Während Emma gespannt unsere Umgebung beobachtete, erhielt ich eine Nachricht auf meinem Handy. Sam hatte mir geschrieben.

"Hey, ich bin gerade in der Stadt. Vielleicht kann ich dich im Internat besuchen?"

Verwirrt las ich mir die Nachricht ein zweites Mal durch. Warum war Sam in New York? Es war doch erst eine Woche her, dass wir uns gesehen hatten. War er wieder wegen mir hier?
Als ich bemerkte, dass Emma neben mir aufgestanden war, um Tanzschritte auszuprobieren, die ihr eingefallen waren, wandte ich meinen Blick vom Display meines Handys ab. Emmas Bewegungen erinnerten mich an Ballettübungen, ihre Arme umrahmten ihren Kopf, ehe sie ihren linken Arm in einer umfassenden Bewegung Richtung Boden ausstreckte. Es erinnerte mich an die Fantasie der Ballettänzerin, die ich beim Spielen meines Stückes gehabt hatte. Sprachlos beobachtete ich sie, plötzlich hüpfte sie auf der Stelle und klatschte wild in die Hände, "Das ist es!"

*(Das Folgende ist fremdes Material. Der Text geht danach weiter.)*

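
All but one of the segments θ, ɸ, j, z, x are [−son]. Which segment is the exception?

j

/ɸ, θ, x, z/ are all [−sonorant]; /j/ (palatal glide) is [+sonorant].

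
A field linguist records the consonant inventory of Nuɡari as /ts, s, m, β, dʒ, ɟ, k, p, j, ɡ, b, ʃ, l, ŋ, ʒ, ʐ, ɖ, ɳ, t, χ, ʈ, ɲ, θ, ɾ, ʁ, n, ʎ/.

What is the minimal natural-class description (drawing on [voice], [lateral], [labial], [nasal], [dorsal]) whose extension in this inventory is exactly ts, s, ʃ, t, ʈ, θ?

[−voice, −labial, −dorsal]

/ts, s, ʃ, t, ʈ, θ/ are all [−voice], [−labial], [−dorsal], and no other segment in the inventory matches all three values. Dropping any one of them over-generates: [−labial, −dorsal] alone would also admit /dʒ, l, ʒ, ʐ, …/; [−voice, −dorsal] alone would also admit /p/; [−voice, −labial] alone would also admit /k, χ/. No other combination of two listed features picks out exactly this set either, so fewer than three features will not do.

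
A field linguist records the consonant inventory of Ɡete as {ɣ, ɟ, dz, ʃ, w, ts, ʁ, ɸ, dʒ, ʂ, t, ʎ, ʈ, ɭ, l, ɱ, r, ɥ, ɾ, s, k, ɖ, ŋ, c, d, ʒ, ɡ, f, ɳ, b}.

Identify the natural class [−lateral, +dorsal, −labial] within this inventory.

First, the [−lateral] segments are /ɣ, ɟ, dz, ʃ, w, ts, ʁ, ɸ, dʒ, ʂ, t, ʈ, ɱ, r, ɥ, ɾ, s, k, ɖ, ŋ, c, d, ʒ, ɡ, f, ɳ, b/.
Among these, [+dorsal] gives /ɣ, ɟ, w, ʁ, ɥ, k, ŋ, c, ɡ/.
Among these, [−labial] leaves /ɣ, ɟ, ʁ, k, ŋ, c, ɡ/.

ɣ, ɟ, ʁ, k, ŋ, c, ɡ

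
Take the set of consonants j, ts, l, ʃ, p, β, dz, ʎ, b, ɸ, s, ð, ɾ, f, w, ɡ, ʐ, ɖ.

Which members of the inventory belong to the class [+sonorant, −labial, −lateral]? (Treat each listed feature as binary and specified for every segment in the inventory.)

Among the inventory, the [+sonorant] segments are /j, l, ʎ, ɾ, w/.
Then [−labial] gives /j, l, ʎ, ɾ/.
Then [−lateral] leaves /j, ɾ/.

j, ɾ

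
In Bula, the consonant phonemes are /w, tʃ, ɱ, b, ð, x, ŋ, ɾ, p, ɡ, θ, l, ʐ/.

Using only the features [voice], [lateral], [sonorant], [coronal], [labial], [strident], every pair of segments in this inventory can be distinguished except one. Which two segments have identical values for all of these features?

w, ɱ

Both /w/ and /ɱ/ are [+voice], [-lateral], [+sonorant], [-coronal], [+labial], [-strident]. Since the list omits [nasal], [continuant], [round] and [dorsal] — which do distinguish the labial-velar glide from the labiodental nasal — this pair collapses; all other pairs remain distinct.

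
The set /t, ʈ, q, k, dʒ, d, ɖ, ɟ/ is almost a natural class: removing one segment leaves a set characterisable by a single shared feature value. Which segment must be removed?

The remaining segments after removing /dʒ/ share [−delayed release]; /dʒ/ (voiced postalveolar affricate) is [+delayed release]. For every other candidate removal, the leftover set fails to share any single feature value that the removed segment lacks.

dʒ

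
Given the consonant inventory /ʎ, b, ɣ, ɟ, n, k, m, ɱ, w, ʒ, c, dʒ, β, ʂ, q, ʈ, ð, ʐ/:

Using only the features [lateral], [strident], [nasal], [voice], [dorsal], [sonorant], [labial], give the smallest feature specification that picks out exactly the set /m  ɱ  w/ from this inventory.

Every target segment is [+sonorant], [+labial]; each remaining inventory member fails at least one of these. Each conjunct is needed — [+labial] alone would also admit /b, β/; [+sonorant] alone would also admit /ʎ, n/ — and no other single listed feature has exactly this extension, so two is the minimum.

[+sonorant, +labial]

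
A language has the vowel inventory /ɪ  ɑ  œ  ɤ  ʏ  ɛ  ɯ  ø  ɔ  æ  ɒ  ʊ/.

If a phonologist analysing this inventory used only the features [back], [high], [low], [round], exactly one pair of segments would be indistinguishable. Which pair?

Both /œ/ and /ø/ are [−back], [−high], [−low], [+round]. Since the list omits [tense] — which does distinguish the mid front rounded lax vowel from the mid front rounded tense vowel — this pair collapses; all other pairs remain distinct.

œ, ø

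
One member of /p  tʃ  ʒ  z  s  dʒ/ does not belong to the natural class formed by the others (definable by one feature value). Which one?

p

The remaining segments after removing /p/ share [+strident]; /p/ (voiceless bilabial stop) is [-strident]. For every other candidate removal, the leftover set fails to share any single feature value that the removed segment lacks.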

Als sie meinen verwirrten Gesichtsausdruck bemerkte, erklärte sie ihre Begeisterung, "Ballett fehlt! Zu deiner Musik passen langsame und ruhige Schritte genauso, wie unsere schnellen und wilden, wir mischen es einfach."
Emma schaffte es tatsächlich, mich ebenfalls zu begeistern. Sie hatte recht. Mein Stück war einerseits ruhig, andererseits spannend. Eine Kombination zwei solcher verschiedenen Stile könnte tatsächlich funktionieren. Auf dem Rückweg zum Internat vibrierte mein Handy in meiner Tasche, als ich auf das Display sah, erstarrte ich kurz. Vor lauter Begeisterung, hatte ich komplett vergessen, Sam zu antworten, weshalb er mich vermutlich nun anrief. Nach einem Blick auf mein Handy, hob Emma eine Augenbraue und sah mich verschmitzt an. Angesäuert erwiderte ich ihren Versuch mich aufzuziehen mit einem bösen Blick, ehe ich das Gespräch entgegen nahm, "Hallo Sam."
"Hey, ich wollte nochmal nachfragen, wegen meiner Nachricht", kam er direkt zum Punkt, womit er es mir unmöglich machte, abzulehnen. Somit stimmte ich einem Besuch zu und meinte, ich würde in fünfzehn Minuten vor dem Internat auf ihn warten. Emma erklärte sich glücklicherweise dazu bereit, mit mir gemeinsam auf Sam zu warten, was meine Aufregung in Grenzen hielt.